- The Washington Times - Wednesday, December 16, 2009


The Federal Trade Commission on Wednesday sued Intel Corp., charging the company has illegally used its dominant market position for a decade “to stifle competition and strengthen its monopoly.”

The agency said its complaint against Intel — the world’s leading computer-chip manufacturer — alleges the company has waged a systematic campaign to shut out rivals’ microchips by cutting off their access to the marketplace.

As a result, Intel has deprived consumers of choice and innovation in the microchips that comprise computers’ central processing unit, or CPU, the agency said.

The chips are critical components that often are referred to as the “brains” of a computer.

Intel responded to the announcement of the case by saying the company has competed “fairly and lawfully” and that its actions have benefited consumers.

“The highly competitive microprocessor industry, of which Intel is a key part, has kept innovation robust and prices declining at a faster rate than any other industry,” the company said in a press release. “The FTC’s case is misguided. It is based largely on claims that the FTC added at the last minute and has not investigated. In addition, it is explicitly not based on existing law but is instead intended to make new rules for regulating business conduct. These new rules would harm consumers by reducing innovation and raising prices.”

The case will appear before an FTC administrative law judge, not in federal court, said Richard A. Feinstein, director of the agency’s Bureau of Competition.

Mr. Feinstein said Intel will not have to pay a financial punishment if it loses the case and the findings cannot be used as a basis for civil litigation.

He said the agency chose an administrative judge so the case could be concluded swiftly. Mr. Feinstein said he expects the case to begin in September and be concluded by the end of 2010. The case also will go before the agency when the administrative judge concludes the case. The investigation started in May 2008.

Mr. Feinstein said the case extends beyond CPUs to include Intel’s exclusionary practices regarding graphics.

According to the FTC complaint, Intel’s anti-competitive tactics were designed to “put the brakes” on superior competitive products that threatened its monopoly in the CPU microchip market.
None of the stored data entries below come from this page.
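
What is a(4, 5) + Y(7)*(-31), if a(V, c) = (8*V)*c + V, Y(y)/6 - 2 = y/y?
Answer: -394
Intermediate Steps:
Y(y) = 18 (Y(y) = 12 + 6*(y/y) = 12 + 6*1 = 12 + 6 = 18)
a(V, c) = V + 8*V*c (a(V, c) = 8*V*c + V = V + 8*V*c)
a(4, 5) + Y(7)*(-31) = 4*(1 + 8*5) + 18*(-31) = 4*(1 + 40) - 558 = 4*41 - 558 = 164 - 558 = -394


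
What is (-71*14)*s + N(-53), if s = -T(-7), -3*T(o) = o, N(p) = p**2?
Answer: 15385/3 ≈ 5128.3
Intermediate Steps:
T(o) = -o/3
s = -7/3 (s = -(-1)*(-7)/3 = -1*7/3 = -7/3 ≈ -2.3333)
(-71*14)*s + N(-53) = -71*14*(-7/3) + (-53)**2 = -994*(-7/3) + 2809 = 6958/3 + 2809 = 15385/3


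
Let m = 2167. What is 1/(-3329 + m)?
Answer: -1/1162 ≈ -0.00086058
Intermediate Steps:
1/(-3329 + m) = 1/(-3329 + 2167) = 1/(-1162) = -1/1162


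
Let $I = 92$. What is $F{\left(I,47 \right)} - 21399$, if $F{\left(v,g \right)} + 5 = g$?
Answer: $-21357$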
“Over the last decade, this strategy has succeeded in maintaining the Intel monopoly at the expense of consumers, who have been denied access to potentially superior, non-Intel CPU chips and lower prices,” the agency said.

Mr. Feinstein said: “Intel has engaged in a deliberate campaign to hamstring competitive threats to its monopoly. It’s been running roughshod over the principles of fair play and the laws protecting competition on the merits. The commissions action today seeks to remedy the damage that Intel has done to competition, innovation and, ultimately, the American consumer.”
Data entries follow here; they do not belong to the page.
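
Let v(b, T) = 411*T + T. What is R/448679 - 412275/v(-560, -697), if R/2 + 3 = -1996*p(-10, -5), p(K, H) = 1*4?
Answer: 25770282427/18406350908 ≈ 1.4001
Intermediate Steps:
p(K, H) = 4
R = -15974 (R = -6 + 2*(-1996*4) = -6 + 2*(-7984) = -6 - 15968 = -15974)
v(b, T) = 412*T
R/448679 - 412275/v(-560, -697) = -15974/448679 - 412275/(412*(-697)) = -15974*1/448679 - 412275/(-287164) = -2282/64097 - 412275*(-1/287164) = -2282/64097 + 412275/287164 = 25770282427/18406350908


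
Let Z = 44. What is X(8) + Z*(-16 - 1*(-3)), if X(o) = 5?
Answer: -567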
Doug Melamed, Intel senior vice president and general counsel, said the case “could have and should have” been settled.

He also said settlement talks stalled when the FTC insisted on unprecedented remedies, including the restrictions on lawful price competition and enforcement of intellectual property rights set forth in the complaint.

Mr. Melamed said such remedies would have made it “impossible for Intel to conduct business.”

“The FTC’s rush to file this case will cost taxpayers tens of millions of dollars to litigate issues that the FTC has not fully investigated,” he said. “It is the normal practice of antitrust enforcement agencies to investigate the facts before filing suit. The commission did not do that in this case.”